Cereal is great. You throw some milk on it, and you’ve got a tasty and relatively nutritious breakfast.
Theoretically, cereals–at least the basic, unadorned ones–should be relatively universal. There’s not much about them that predisposes them to any particular demographic or psychographic group. Apart from food allergies or intolerances, basically anyone can eat cereal.
However, the companies creating these cereals realize that “everyone” isn’t a feasible target market, so they intentionally narrow and focus their audiences. While this might seem counterintuitive, this actually gives them the ability to craft a strong, specific message that really resonates with a particular audience, rather than presenting a vague, wishy-washy message to everyone in the world.
Wheaties (wheat and bran flakes from General Mills) and Special K (wheat and rice flakes from Kellogg’s) are two great examples. They’re very similar products, yet their positioning and branding are quite different.
The Wheaties brand has long focused on sports fans as its primary target market, with its tradition of putting athletes on the cereal box and its famous “Breakfast of Champions” tagline.

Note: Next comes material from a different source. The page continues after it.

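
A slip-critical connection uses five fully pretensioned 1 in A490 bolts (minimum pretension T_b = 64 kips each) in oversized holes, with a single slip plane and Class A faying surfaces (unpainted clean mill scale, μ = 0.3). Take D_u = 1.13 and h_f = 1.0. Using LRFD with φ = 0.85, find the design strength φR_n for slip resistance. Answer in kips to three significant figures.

R_n = μ · D_u · h_f · T_b · n_s · n_b = 0.3 × 1.13 × 1.0 × 64 × 1 × 5 = 108.5 kips.
Design strength φR_n = 0.85 × 108.5 = 92.2 kips.

92.2 kips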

While it’s unlikely many athletes actually eat Wheaties regularly, they’ve successfully built a cultural institution around the implied notion that eating this particular wheat and bran flake will provide you with increased athletic prowess. While many of the athletes featured on the boxes have been female (although too few, many would argue), the brand seems obviously oriented toward a male audience with bold colors, aggressive typography, etc.
On the contrary, Special K marketing is clearly directed at women, with soft curves, soothing typography, lots of pinks and purples, and aspirational images of slender women in dresses, swimsuits, etc. They’ve dominated the market by positioning it as a “diet cereal for women,” coming in second only to the seemingly unconquerable Cheerios.
What’s the difference? Technically, almost none. From a nutritional perspective, there’s little actual difference between Special K and Wheaties. However, both brands have captured the public’s imagination and fascination through clear positioning and strong visual execution of their brand.
Had they given in to their natural instinct to go generic and appeal to everyone (“Try new Kellogg’s Rice Flakes!”), they would have lost everyone and failed to dominate the market. By significantly narrowing their focus to a fractional subset of their audience, they were able to create successful, engaging brands.